Table 1. Corn response to sidedressed nitrogen. | ||
---|---|---|
Sidedress N (lbs./A) | Moisture (%) | Yield (bu./A) |
0 | 12.8 | 108 c |
40 | 13.8 | 108 c |
80 | 13.5 | 117 bc |
120 | 13.4 | 136 a |
160 | 13.3 | 127 ab |
200 | 14.1 | 131 a |
240 | 13.6 | 131 a |
LSD @ 0.05 | -- | 15 |
CV (%) | -- | 8 |
In this trial, we are 95 percent certain that the two treatments with the lowest sidedressed N (0 and 40 pounds) yielded significantly lower than any treatment that yielded greater than 123 bushels [108 + 15 (15 is the LSD) = 123]. They are designated with a “c”, or they are the lowest yielding treatments.
The 0 and 40 pound treatments also yielded statistically similarly to the 80 pound treatment, because they were within 15 bushels of the 80 pound treatment. The 80 pound treatment also yielded within 15 bushels of the 160 pound treatment. But the 160 pound treatment yielded more than 15 bushels compared to 0 and 40 pound treatments, so the 80 pound treatment is designated with a “bc”, showing that it was within 15 bushels of both the lowest yielding and second lowest yielding treatments.
The 160 pound treatment yielded within 15 bushels of the 80 pound treatment and the 120, 200 and 240 pound treatments, so it is designated with an “ab”. The 120, 200 and 240 pound treatments, yielded more than 15 bushels greater than anything designated with a “c” or “b”, so they are designated with only an “a”, or they are the highest yielding treatments.
A second way researchers present data is to mark the treatments that yielded statistically greater than other treatments with a symbol such as an asterisk (*) or sometimes a bold font. See Table 2.
Table 2. Soybean Liberty link variety trial. | ||
---|---|---|
Variety |
Moisture (%) |
Yield (Bu./A) |
Stine 25LH32 |
13.6 |
70.8** |
DF 9171 N LL |
13.3 |
68.3* |
Rupp RS6267 |
13.7 |
67.1* |
DF 9232 N LL |
13.6 |
67.0* |
Great Lakes 2264NLL |
13.5 |
64.9* |
Great Lakes 1769NLL |
13.5 |
64.8* |
Stine 23LF32 |
13.5 |
64.4* |
Rupp RS6230 |
13.3 |
62.5 |
DF 9221 N LL |
13.1 |
61.0 |
DF 9127 N LL |
13.5 |
59.8 |
CV (%) |
-- |
8.1 |
LSD (0.05) |
-- |
6.5 |
* Yield not statistically different than highest yield variety.
** Highest yield variety.
In this case, the researchers wanted to show statistically significant differences from the top yielding variety. The top yielding variety yielded 70.8 bushels per acre. The LSD at the 0.05 level was 8.1 bushels per acre. Therefore, any variety that yielded within 8.1 bushels of 7.08, or 62.7 bushels per acre or greater, yielded statistically the same as the top yielding variety.

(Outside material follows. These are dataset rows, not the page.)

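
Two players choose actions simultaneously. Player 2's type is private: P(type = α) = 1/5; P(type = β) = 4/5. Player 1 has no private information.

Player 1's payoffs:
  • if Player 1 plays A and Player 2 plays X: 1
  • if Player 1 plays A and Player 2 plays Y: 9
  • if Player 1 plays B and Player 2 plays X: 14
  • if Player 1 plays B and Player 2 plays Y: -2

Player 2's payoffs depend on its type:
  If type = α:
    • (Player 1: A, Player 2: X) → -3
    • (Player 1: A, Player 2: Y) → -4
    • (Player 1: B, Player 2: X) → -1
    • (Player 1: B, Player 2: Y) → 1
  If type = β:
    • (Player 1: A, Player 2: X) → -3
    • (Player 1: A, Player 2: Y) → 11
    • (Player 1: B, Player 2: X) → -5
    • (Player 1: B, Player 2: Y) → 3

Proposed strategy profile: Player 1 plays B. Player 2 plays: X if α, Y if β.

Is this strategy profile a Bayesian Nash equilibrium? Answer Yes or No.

A profile is a BNE iff every type of every player is best-responding given beliefs about the other side.
Player 1 plays B: E[B] = 1/5·(14) + 4/5·(-2) = 6/5; E[A] = 37/5. Not best-responding. ✗
Player 2 (type α), facing B: X gives -1, Y gives 1. Proposed X is not best — profitable deviation exists. ✗
Player 2 (type β), facing B: X gives -5, Y gives 3. Proposed Y is best. ✓

No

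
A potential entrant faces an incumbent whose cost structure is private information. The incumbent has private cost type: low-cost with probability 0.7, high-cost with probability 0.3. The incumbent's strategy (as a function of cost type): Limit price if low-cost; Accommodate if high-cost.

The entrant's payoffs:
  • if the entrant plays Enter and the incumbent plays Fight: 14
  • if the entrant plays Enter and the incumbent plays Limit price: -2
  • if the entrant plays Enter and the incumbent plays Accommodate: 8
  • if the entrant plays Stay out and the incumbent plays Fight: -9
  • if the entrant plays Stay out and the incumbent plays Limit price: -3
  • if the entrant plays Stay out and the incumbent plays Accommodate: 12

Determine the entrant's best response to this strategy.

Stay out

E[Enter] = 0.7·(-2) + 0.3·(8) = 1
E[Stay out] = 0.7·(-3) + 0.3·(12) = 1.5
Best response: Stay out (1.5 is the largest).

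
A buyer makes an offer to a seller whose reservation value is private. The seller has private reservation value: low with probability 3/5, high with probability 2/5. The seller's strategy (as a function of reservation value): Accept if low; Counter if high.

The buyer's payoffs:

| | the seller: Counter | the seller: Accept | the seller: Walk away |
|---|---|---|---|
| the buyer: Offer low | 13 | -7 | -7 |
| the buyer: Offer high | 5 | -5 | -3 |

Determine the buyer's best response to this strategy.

E[Offer low] = 3/5·(-7) + 2/5·(13) = 1
E[Offer high] = 3/5·(-5) + 2/5·(5) = -1
Best response: Offer low (1 is the largest).

Offer low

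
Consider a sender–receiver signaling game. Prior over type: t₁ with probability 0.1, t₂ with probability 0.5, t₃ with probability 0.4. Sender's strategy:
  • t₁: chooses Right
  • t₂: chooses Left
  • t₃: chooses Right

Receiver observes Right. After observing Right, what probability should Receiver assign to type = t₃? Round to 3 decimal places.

P(Right) = 0.1·1 + 0.5·0 + 0.4·1 = 0.5
P(t₃ | Right) = (0.4·1) / 0.5 = 0.4 / 0.5 = 0.8

0.800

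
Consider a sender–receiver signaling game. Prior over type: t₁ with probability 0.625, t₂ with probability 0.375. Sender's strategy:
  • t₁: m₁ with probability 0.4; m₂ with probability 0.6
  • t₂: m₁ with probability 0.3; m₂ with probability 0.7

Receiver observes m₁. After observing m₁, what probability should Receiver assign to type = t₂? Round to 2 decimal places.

Apply Bayes' rule using the sender's strategy as the likelihood.
P(m₁) = 0.625·0.4 + 0.375·0.3 = 0.3625
P(t₂ | m₁) = (0.375·0.3) / 0.3625 = 0.1125 / 0.3625 = 0.310345

0.31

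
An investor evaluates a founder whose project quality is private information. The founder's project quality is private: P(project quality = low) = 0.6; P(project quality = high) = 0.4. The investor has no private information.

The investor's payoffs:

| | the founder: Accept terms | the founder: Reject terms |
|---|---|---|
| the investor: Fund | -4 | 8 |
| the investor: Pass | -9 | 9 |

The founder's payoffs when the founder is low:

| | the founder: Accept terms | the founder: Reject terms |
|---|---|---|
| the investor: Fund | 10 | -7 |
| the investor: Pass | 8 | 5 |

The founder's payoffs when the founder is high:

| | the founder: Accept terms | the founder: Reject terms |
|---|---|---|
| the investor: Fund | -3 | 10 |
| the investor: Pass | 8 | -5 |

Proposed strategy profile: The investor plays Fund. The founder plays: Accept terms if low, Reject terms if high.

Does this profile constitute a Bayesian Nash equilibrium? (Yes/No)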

The top seven yielding varieties all yielded the same as the top yielding variety, from a statistical standpoint. The yielding variety is reported with a double asterisk, and each variety that yielded statistically the same is designated with one asterisk. The bottom yielding three varieties all yielded statistically less than the top yielding variety.
Statistical difference does not imply economic difference. Two treatments may be statistically different in yield but neither economically viable from a cost standpoint.